The words send a strange chill through me. Because it doesn’t sound like relief. It sounds like approval.
I study him carefully now. It’s not just the man who has been watching me in the morgue. Not just the stranger with the mask. This is the man whose crimes I have spent months studying under the cold fluorescent lights. The man whose victims lie on my tables. The man the entire department whispers about like a ghost.
My voice comes out softer this time. But steady.
“You’re him.”
His fingers pause on my waist. My fingers tremble against his shoulder as I regain my courage to say it.
“The Arbiter.”
Inside the microscopic space between our bodies, the air goes completely still. Something shifts behind his covered eyes. Nota surprise, but recognition. It feels like I’ve just passed a test I didn’t know I was taking. Twice already.
He pulls our bodies together as we sway with the song. Slow. Controlled. Intentional.
“You shouldn’t say things like that here,” he murmurs near my neck. His voice is a low vibration, so quiet that no one else could possibly hear it over the music.
“But I’m right,” I say, my voice steady despite the hammer of my heart.
His breath brushes the side of my temple, and I feel his quiet amusement before I even hear it.
“You’re very observant, Madeline.”
The way he says my name makes heat crawl to places it definitely shouldn’t. It’s not just a name to him; it’s a claim.
“But that kind of curiosity,” he continues softly.
“Usually gets people killed.”
His hand slides up, his fingers gripping the back of my neck roughly. It’s not enough to hurt. Just enough to remind me how easily he could. I don’t pull away. Instead I look straight into the dark lenses of his mask, searching for the man beneath the monster.
“My ex,” I breathe, the realization of the silence in the lounge finally hitting me.
“Where is he?”
“He won’t bother you anymore.”
His tone is serious now. Dead serious. The kind of finality that leaves no room for question.
His answer should terrify me.
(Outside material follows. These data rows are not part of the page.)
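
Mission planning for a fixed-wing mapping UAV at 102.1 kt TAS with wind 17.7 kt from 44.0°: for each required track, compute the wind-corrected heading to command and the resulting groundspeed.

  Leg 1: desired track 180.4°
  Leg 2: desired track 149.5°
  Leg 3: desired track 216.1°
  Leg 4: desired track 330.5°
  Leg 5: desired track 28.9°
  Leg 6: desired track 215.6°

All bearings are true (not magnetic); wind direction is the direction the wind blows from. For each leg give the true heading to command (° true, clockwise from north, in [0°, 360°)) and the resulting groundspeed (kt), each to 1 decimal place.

Leg 1: heading=173.5°, groundspeed=114.2 kt
Leg 2: heading=139.9°, groundspeed=105.4 kt
Leg 3: heading=214.7°, groundspeed=119.6 kt
Leg 4: heading=340.1°, groundspeed=95.7 kt
Leg 5: heading=31.5°, groundspeed=84.9 kt
Leg 6: heading=214.1°, groundspeed=119.6 kt

Leg 1: desired track 180.4°; wind correction -6.9° → command heading 173.5°, groundspeed 114.2 kt
Leg 2: desired track 149.5°; wind correction -9.6° → command heading 139.9°, groundspeed 105.4 kt
Leg 3: desired track 216.1°; wind correction -1.4° → command heading 214.7°, groundspeed 119.6 kt
Leg 4: desired track 330.5°; wind correction +9.6° → command heading 340.1°, groundspeed 95.7 kt
Leg 5: desired track 28.9°; wind correction +2.6° → command heading 31.5°, groundspeed 84.9 kt
Leg 6: desired track 215.6°; wind correction -1.5° → command heading 214.1°, groundspeed 119.6 kt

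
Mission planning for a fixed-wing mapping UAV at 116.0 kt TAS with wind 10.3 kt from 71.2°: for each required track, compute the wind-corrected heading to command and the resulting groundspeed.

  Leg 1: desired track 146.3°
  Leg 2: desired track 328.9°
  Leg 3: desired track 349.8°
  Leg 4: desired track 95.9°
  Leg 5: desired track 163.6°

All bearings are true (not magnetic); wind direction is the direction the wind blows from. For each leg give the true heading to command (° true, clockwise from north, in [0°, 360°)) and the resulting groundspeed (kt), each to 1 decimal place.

Leg 1: heading=141.4°, groundspeed=112.9 kt
Leg 2: heading=333.9°, groundspeed=117.8 kt
Leg 3: heading=354.8°, groundspeed=114.0 kt
Leg 4: heading=93.8°, groundspeed=106.6 kt
Leg 5: heading=158.5°, groundspeed=116.0 kt

Leg 1: desired track 146.3°; wind correction -4.9° → command heading 141.4°, groundspeed 112.9 kt
Leg 2: desired track 328.9°; wind correction +5.0° → command heading 333.9°, groundspeed 117.8 kt
Leg 3: desired track 349.8°; wind correction +5.0° → command heading 354.8°, groundspeed 114.0 kt
Leg 4: desired track 95.9°; wind correction -2.1° → command heading 93.8°, groundspeed 106.6 kt
Leg 5: desired track 163.6°; wind correction -5.1° → command heading 158.5°, groundspeed 116.0 kt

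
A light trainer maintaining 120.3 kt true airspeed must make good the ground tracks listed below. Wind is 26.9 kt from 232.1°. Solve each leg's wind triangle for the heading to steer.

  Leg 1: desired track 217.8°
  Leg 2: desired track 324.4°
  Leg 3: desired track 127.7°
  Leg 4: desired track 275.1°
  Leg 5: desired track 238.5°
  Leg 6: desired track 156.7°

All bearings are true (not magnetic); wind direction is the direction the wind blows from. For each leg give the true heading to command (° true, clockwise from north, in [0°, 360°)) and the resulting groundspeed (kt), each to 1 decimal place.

Leg 1: heading=221.0°, groundspeed=94.0 kt
Leg 2: heading=311.5°, groundspeed=118.3 kt
Leg 3: heading=140.2°, groundspeed=124.1 kt
Leg 4: heading=266.3°, groundspeed=99.2 kt
Leg 5: heading=237.1°, groundspeed=93.5 kt
Leg 6: heading=169.2°, groundspeed=110.7 kt

Leg 1: desired track 217.8°; wind correction +3.2° → command heading 221.0°, groundspeed 94.0 kt
Leg 2: desired track 324.4°; wind correction -12.9° → command heading 311.5°, groundspeed 118.3 kt
Leg 3: desired track 127.7°; wind correction +12.5° → command heading 140.2°, groundspeed 124.1 kt
Leg 4: desired track 275.1°; wind correction -8.8° → command heading 266.3°, groundspeed 99.2 kt
Leg 5: desired track 238.5°; wind correction -1.4° → command heading 237.1°, groundspeed 93.5 kt
Leg 6: desired track 156.7°; wind correction +12.5° → command heading 169.2°, groundspeed 110.7 kt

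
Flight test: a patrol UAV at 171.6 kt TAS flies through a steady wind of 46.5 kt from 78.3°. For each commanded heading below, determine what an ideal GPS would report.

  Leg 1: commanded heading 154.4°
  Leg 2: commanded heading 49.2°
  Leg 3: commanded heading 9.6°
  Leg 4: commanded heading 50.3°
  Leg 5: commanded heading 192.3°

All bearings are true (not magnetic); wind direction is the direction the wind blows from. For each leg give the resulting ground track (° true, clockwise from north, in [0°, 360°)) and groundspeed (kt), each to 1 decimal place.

Leg 1: track=170.1°, groundspeed=166.7 kt
Leg 2: track=39.4°, groundspeed=132.9 kt
Leg 3: track=354.0°, groundspeed=160.7 kt
Leg 4: track=40.8°, groundspeed=132.4 kt
Leg 5: track=204.9°, groundspeed=195.2 kt

Leg 1: heading 154.4°; drift +15.7° → track 170.1°, groundspeed 166.7 kt
Leg 2: heading 49.2°; drift -9.8° → track 39.4°, groundspeed 132.9 kt
Leg 3: heading 9.6°; drift -15.6° → track 354.0°, groundspeed 160.7 kt
Leg 4: heading 50.3°; drift -9.5° → track 40.8°, groundspeed 132.4 kt
Leg 5: heading 192.3°; drift +12.6° → track 204.9°, groundspeed 195.2 kt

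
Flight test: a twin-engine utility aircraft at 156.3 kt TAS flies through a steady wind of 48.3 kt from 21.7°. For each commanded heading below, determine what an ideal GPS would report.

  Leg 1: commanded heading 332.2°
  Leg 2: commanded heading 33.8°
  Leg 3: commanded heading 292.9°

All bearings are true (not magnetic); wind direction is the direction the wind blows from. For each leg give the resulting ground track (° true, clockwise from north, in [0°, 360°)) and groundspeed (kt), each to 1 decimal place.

Leg 1: heading 332.2°; drift -16.4° → track 315.8°, groundspeed 130.2 kt
Leg 2: heading 33.8°; drift +5.3° → track 39.1°, groundspeed 109.5 kt
Leg 3: heading 292.9°; drift -17.3° → track 275.6°, groundspeed 162.6 kt

Leg 1: track=315.8°, groundspeed=130.2 kt
Leg 2: track=39.1°, groundspeed=109.5 kt
Leg 3: track=275.6°, groundspeed=162.6 kt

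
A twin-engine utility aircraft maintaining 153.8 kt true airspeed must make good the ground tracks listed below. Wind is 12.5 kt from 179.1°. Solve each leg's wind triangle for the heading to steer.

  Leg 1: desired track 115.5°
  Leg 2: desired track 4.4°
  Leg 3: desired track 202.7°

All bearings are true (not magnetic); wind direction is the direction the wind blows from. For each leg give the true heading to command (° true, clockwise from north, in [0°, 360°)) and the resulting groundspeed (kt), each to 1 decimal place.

Leg 1: heading=119.7°, groundspeed=147.8 kt
Leg 2: heading=4.8°, groundspeed=166.2 kt
Leg 3: heading=200.8°, groundspeed=142.3 kt

Leg 1: desired track 115.5°; wind correction +4.2° → command heading 119.7°, groundspeed 147.8 kt
Leg 2: desired track 4.4°; wind correction +0.4° → command heading 4.8°, groundspeed 166.2 kt
Leg 3: desired track 202.7°; wind correction -1.9° → command heading 200.8°, groundspeed 142.3 kt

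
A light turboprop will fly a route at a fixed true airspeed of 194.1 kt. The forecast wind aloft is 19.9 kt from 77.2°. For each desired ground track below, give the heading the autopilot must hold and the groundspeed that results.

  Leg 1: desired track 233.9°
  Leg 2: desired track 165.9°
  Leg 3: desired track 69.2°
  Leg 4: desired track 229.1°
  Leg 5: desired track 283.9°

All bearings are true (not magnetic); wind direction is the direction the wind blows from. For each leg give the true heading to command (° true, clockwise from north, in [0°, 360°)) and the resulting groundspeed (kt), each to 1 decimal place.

Leg 1: heading=231.6°, groundspeed=212.2 kt
Leg 2: heading=160.0°, groundspeed=192.6 kt
Leg 3: heading=70.0°, groundspeed=174.4 kt
Leg 4: heading=226.3°, groundspeed=211.4 kt
Leg 5: heading=286.5°, groundspeed=211.7 kt

Leg 1: desired track 233.9°; wind correction -2.3° → command heading 231.6°, groundspeed 212.2 kt
Leg 2: desired track 165.9°; wind correction -5.9° → command heading 160.0°, groundspeed 192.6 kt
Leg 3: desired track 69.2°; wind correction +0.8° → command heading 70.0°, groundspeed 174.4 kt
Leg 4: desired track 229.1°; wind correction -2.8° → command heading 226.3°, groundspeed 211.4 kt
Leg 5: desired track 283.9°; wind correction +2.6° → command heading 286.5°, groundspeed 211.7 kt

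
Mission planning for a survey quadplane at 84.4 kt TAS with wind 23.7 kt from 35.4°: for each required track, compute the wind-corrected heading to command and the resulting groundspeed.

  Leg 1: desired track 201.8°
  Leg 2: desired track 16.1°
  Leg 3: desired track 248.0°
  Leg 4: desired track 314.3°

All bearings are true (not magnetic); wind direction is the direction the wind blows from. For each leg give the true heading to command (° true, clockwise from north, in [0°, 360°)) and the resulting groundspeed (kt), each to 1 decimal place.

Leg 1: heading=198.0°, groundspeed=107.3 kt
Leg 2: heading=21.4°, groundspeed=61.7 kt
Leg 3: heading=256.7°, groundspeed=103.4 kt
Leg 4: heading=330.4°, groundspeed=77.4 kt

Leg 1: desired track 201.8°; wind correction -3.8° → command heading 198.0°, groundspeed 107.3 kt
Leg 2: desired track 16.1°; wind correction +5.3° → command heading 21.4°, groundspeed 61.7 kt
Leg 3: desired track 248.0°; wind correction +8.7° → command heading 256.7°, groundspeed 103.4 kt
Leg 4: desired track 314.3°; wind correction +16.1° → command heading 330.4°, groundspeed 77.4 kt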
Maybe it does. But my body doesn’t move away. If anything, the remaining distance between us disappears completely. His hand settles against my lower back now. Obsessive. Certain.
People are dancing all around us, laughing, talking, completely unaware of who stands in the middle of their crowded dance floor. A killer. And me.
“Did you hurt him?”
Silence stretches between us. His expression is unreadable, hidden behind the mask, but I can feel the weight of his gaze. It feels like he’s memorizing every inch of my face, cataloging my reactions as if he already knows the answers to the questions I haven’t asked yet.
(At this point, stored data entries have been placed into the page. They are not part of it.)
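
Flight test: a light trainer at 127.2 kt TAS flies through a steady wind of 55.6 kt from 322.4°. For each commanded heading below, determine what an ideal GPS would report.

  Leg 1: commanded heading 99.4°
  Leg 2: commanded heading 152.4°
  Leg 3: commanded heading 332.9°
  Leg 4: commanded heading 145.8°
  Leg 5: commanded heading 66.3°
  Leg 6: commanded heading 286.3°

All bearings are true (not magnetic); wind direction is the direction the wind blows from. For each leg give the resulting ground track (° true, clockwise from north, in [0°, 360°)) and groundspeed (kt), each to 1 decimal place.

Leg 1: track=112.1°, groundspeed=172.1 kt
Leg 2: track=149.4°, groundspeed=182.2 kt
Leg 3: track=340.9°, groundspeed=73.2 kt
Leg 4: track=144.8°, groundspeed=182.7 kt
Leg 5: track=87.3°, groundspeed=150.6 kt
Leg 6: track=264.6°, groundspeed=88.6 kt

Leg 1: heading 99.4°; drift +12.7° → track 112.1°, groundspeed 172.1 kt
Leg 2: heading 152.4°; drift -3.0° → track 149.4°, groundspeed 182.2 kt
Leg 3: heading 332.9°; drift +8.0° → track 340.9°, groundspeed 73.2 kt
Leg 4: heading 145.8°; drift -1.0° → track 144.8°, groundspeed 182.7 kt
Leg 5: heading 66.3°; drift +21.0° → track 87.3°, groundspeed 150.6 kt
Leg 6: heading 286.3°; drift -21.7° → track 264.6°, groundspeed 88.6 kt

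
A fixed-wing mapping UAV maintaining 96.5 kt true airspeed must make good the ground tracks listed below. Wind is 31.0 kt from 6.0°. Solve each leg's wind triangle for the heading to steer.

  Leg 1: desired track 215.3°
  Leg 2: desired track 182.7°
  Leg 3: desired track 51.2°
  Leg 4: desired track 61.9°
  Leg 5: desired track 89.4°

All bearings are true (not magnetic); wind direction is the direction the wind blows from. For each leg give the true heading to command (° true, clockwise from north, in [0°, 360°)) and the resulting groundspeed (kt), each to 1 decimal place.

Leg 1: desired track 215.3°; wind correction +9.0° → command heading 224.3°, groundspeed 122.3 kt
Leg 2: desired track 182.7°; wind correction -1.1° → command heading 181.6°, groundspeed 127.4 kt
Leg 3: desired track 51.2°; wind correction -13.2° → command heading 38.0°, groundspeed 72.1 kt
Leg 4: desired track 61.9°; wind correction -15.4° → command heading 46.5°, groundspeed 75.6 kt
Leg 5: desired track 89.4°; wind correction -18.6° → command heading 70.8°, groundspeed 87.9 kt

Leg 1: heading=224.3°, groundspeed=122.3 kt
Leg 2: heading=181.6°, groundspeed=127.4 kt
Leg 3: heading=38.0°, groundspeed=72.1 kt
Leg 4: heading=46.5°, groundspeed=75.6 kt
Leg 5: heading=70.8°, groundspeed=87.9 kt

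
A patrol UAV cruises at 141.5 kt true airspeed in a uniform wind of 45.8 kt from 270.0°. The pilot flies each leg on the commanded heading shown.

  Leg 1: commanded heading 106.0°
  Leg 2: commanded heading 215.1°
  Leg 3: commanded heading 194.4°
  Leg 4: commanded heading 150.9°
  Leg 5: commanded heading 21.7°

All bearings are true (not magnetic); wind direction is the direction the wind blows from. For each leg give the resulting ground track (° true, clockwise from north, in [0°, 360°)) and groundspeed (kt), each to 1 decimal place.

Leg 1: track=102.1°, groundspeed=186.0 kt
Leg 2: track=197.1°, groundspeed=121.1 kt
Leg 3: track=175.6°, groundspeed=137.5 kt
Leg 4: track=137.2°, groundspeed=168.6 kt
Leg 5: track=36.7°, groundspeed=164.0 kt

Leg 1: heading 106.0°; drift -3.9° → track 102.1°, groundspeed 186.0 kt
Leg 2: heading 215.1°; drift -18.0° → track 197.1°, groundspeed 121.1 kt
Leg 3: heading 194.4°; drift -18.8° → track 175.6°, groundspeed 137.5 kt
Leg 4: heading 150.9°; drift -13.7° → track 137.2°, groundspeed 168.6 kt
Leg 5: heading 21.7°; drift +15.0° → track 36.7°, groundspeed 164.0 kt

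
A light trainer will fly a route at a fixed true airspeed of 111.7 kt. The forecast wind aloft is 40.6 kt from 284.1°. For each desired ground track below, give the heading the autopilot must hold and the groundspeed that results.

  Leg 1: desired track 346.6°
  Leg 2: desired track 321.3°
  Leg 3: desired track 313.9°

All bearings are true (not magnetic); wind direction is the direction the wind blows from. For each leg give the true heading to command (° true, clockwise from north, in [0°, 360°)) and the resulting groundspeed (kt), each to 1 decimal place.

Leg 1: heading=327.8°, groundspeed=87.0 kt
Leg 2: heading=308.6°, groundspeed=76.6 kt
Leg 3: heading=303.5°, groundspeed=74.6 kt

Leg 1: desired track 346.6°; wind correction -18.8° → command heading 327.8°, groundspeed 87.0 kt
Leg 2: desired track 321.3°; wind correction -12.7° → command heading 308.6°, groundspeed 76.6 kt
Leg 3: desired track 313.9°; wind correction -10.4° → command heading 303.5°, groundspeed 74.6 kt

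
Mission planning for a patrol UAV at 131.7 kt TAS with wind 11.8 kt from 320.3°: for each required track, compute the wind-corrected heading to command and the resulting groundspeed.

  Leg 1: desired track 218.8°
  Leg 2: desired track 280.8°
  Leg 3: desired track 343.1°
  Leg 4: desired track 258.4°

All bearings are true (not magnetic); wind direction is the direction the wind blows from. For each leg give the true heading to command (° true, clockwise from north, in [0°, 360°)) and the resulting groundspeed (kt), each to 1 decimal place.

Leg 1: desired track 218.8°; wind correction +5.0° → command heading 223.8°, groundspeed 133.5 kt
Leg 2: desired track 280.8°; wind correction +3.3° → command heading 284.1°, groundspeed 122.4 kt
Leg 3: desired track 343.1°; wind correction -2.0° → command heading 341.1°, groundspeed 120.7 kt
Leg 4: desired track 258.4°; wind correction +4.5° → command heading 262.9°, groundspeed 125.7 kt

Leg 1: heading=223.8°, groundspeed=133.5 kt
Leg 2: heading=284.1°, groundspeed=122.4 kt
Leg 3: heading=341.1°, groundspeed=120.7 kt
Leg 4: heading=262.9°, groundspeed=125.7 kt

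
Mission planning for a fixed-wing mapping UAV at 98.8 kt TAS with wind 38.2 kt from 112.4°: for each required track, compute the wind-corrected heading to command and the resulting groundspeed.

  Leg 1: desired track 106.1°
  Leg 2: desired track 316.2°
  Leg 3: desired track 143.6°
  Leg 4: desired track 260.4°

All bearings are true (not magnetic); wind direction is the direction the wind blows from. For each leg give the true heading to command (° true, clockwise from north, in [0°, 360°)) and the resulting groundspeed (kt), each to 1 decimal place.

Leg 1: desired track 106.1°; wind correction +2.4° → command heading 108.5°, groundspeed 60.7 kt
Leg 2: desired track 316.2°; wind correction +9.0° → command heading 325.2°, groundspeed 132.5 kt
Leg 3: desired track 143.6°; wind correction -11.6° → command heading 132.0°, groundspeed 64.1 kt
Leg 4: desired track 260.4°; wind correction -11.8° → command heading 248.6°, groundspeed 129.1 kt

Leg 1: heading=108.5°, groundspeed=60.7 kt
Leg 2: heading=325.2°, groundspeed=132.5 kt
Leg 3: heading=132.0°, groundspeed=64.1 kt
Leg 4: heading=248.6°, groundspeed=129.1 kt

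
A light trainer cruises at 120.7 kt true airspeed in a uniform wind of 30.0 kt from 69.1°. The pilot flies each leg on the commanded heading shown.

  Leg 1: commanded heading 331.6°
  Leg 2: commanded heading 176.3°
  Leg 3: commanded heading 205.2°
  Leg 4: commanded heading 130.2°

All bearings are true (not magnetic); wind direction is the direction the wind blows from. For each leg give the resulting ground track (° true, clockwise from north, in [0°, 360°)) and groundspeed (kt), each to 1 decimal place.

Leg 1: track=318.2°, groundspeed=128.1 kt
Leg 2: track=188.8°, groundspeed=132.7 kt
Leg 3: track=213.5°, groundspeed=143.8 kt
Leg 4: track=144.1°, groundspeed=109.4 kt

Leg 1: heading 331.6°; drift -13.4° → track 318.2°, groundspeed 128.1 kt
Leg 2: heading 176.3°; drift +12.5° → track 188.8°, groundspeed 132.7 kt
Leg 3: heading 205.2°; drift +8.3° → track 213.5°, groundspeed 143.8 kt
Leg 4: heading 130.2°; drift +13.9° → track 144.1°, groundspeed 109.4 kt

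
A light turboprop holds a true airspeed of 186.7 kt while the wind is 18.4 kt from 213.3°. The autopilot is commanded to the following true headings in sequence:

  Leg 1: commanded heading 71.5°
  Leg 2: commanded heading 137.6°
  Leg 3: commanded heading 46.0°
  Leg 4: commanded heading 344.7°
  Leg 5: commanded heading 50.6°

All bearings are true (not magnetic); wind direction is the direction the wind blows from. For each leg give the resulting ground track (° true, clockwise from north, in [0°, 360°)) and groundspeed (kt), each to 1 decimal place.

Leg 1: heading 71.5°; drift -3.2° → track 68.3°, groundspeed 201.5 kt
Leg 2: heading 137.6°; drift -5.6° → track 132.0°, groundspeed 183.0 kt
Leg 3: heading 46.0°; drift -1.1° → track 44.9°, groundspeed 204.7 kt
Leg 4: heading 344.7°; drift +4.0° → track 348.7°, groundspeed 199.3 kt
Leg 5: heading 50.6°; drift -1.5° → track 49.1°, groundspeed 204.3 kt

Leg 1: track=68.3°, groundspeed=201.5 kt
Leg 2: track=132.0°, groundspeed=183.0 kt
Leg 3: track=44.9°, groundspeed=204.7 kt
Leg 4: track=348.7°, groundspeed=199.3 kt
Leg 5: track=49.1°, groundspeed=204.3 kt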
“You’re not denying it,” I whisper.
His head tilts, a slow, deliberate movement.
“Would it change anything if I did?”
I hesitate. Deep down, I already know the truth. I’ve seen his work. I’ve touched the clinical precision he leaves behind on my autopsy table. And somehow… standing here now… I understand something that none of the files ever captured. The control. The lethal restraint. The quiet intensity humming beneath his calm exterior.
“You followed me,” I say instead.
His thumb brushes slowly along my lower back, tracing the curve of my spine through the silk of my dress.